Leaders set the direction for the people and the organizations they lead, integrating new-style management skills with traditional demands. Assess and build on your leadership qualities, and master the art of running a team and optimizing individual performance to get collective success.
Managing and leading
The pressures on managers are changing dramatically. Managers today are expected to have mastered all the traditional techniques of management - of implementation, maintenance, and watching the bottom line - but also to have mastered the new-style management skills that make them leaders, people who think for themselves.
Management Techniques
Old-style management skills
Planning
Organizing
Implementing
Measuring
New-style management skills
Counselling groups
Providing resources
Encouraging ideas
Thinking for yourself
Using all the skills
* Mastery of all the old style management skills was crucial to Jack Welch in bringing dramatic chance to GE.
* Planned: "Be Number 1 or 2 in your global market or else" is strategic planning at its best - short, sharp and to the point.
* Organized: Welch restructured GE into a dozen businesses with no supervisory layer between him and the business leaders.
* Implemented: Welch put his "big, big ideas", such as Work Out and Six Sigma, into operation within months.
* Measured: Welch put measures on everything by which he wanted to judge performance.
However, the new-style techniques he now restlessly encourages in his managers are indispensable in a fast-moving business world and are far better suited to developing the full strengths of an organization.
Personal attributes
New-style ideals, like old-style managing, are only as valuable as the energy with which you pursue them. Welch is a superlative example of how greatly leadership revolves around personal attributes. Excellent ideas, of course, are indispensable, but you will not translate them into excellent action without the qualities that Welch admires in leaders. Test your own attributes. Do you have:
* Enormous energy and passion for the job?

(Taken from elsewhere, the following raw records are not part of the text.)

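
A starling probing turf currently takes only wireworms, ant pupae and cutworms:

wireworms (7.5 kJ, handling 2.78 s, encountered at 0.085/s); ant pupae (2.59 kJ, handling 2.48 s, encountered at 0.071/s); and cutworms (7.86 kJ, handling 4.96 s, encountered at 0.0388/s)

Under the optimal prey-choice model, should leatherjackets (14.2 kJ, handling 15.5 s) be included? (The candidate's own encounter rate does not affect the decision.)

Yes

Current rate: (0.085×7.5 + 0.071×2.59 + 0.0388×7.86)/(1 + 0.085×2.78 + 0.071×2.48 + 0.0388×4.96) = 0.7019 kJ/s.
leatherjackets: E/h = 14.2/15.5 = 0.9161 kJ/s.
0.9161 > 0.7019, so adding leatherjackets raises the average — include it.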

* An ability to excite, energize, and mobilize an organization?
* The understanding that the customer is the arbiter of performance and the source of profit?
* Technical grasp backed by strong financial understanding?
* A desire to achieve better profits through better products, services, and processes?
Developing your leadership skills
If you do not possess all of the above attributes, do not despair. Some people are natural born leaders, but you can develop any of the live attributes if you have the desire to lead and are willing to work at it.
Write down what you really like about your job. Think up a project that uses these features and try to bring it to life.
Develop Your Leadership Abilities
Put together a "hot group" to execute the project. Set demanding deadlines, with the group's agreement, and delegate tasks to members, with clear responsibilities.
Make sure that the project will generate real benefits for customers (internally or externally) and will pay off handsomely.
Ensure that you know as much as anybody, if not more, about the technical and financial aspects of the project.
Plan for its further development to generate still better results.
It is true that you risk failure when you take an initiative like this. But you cannot become an effective leader unless you are prepared sometimes to fail on the way to overall success.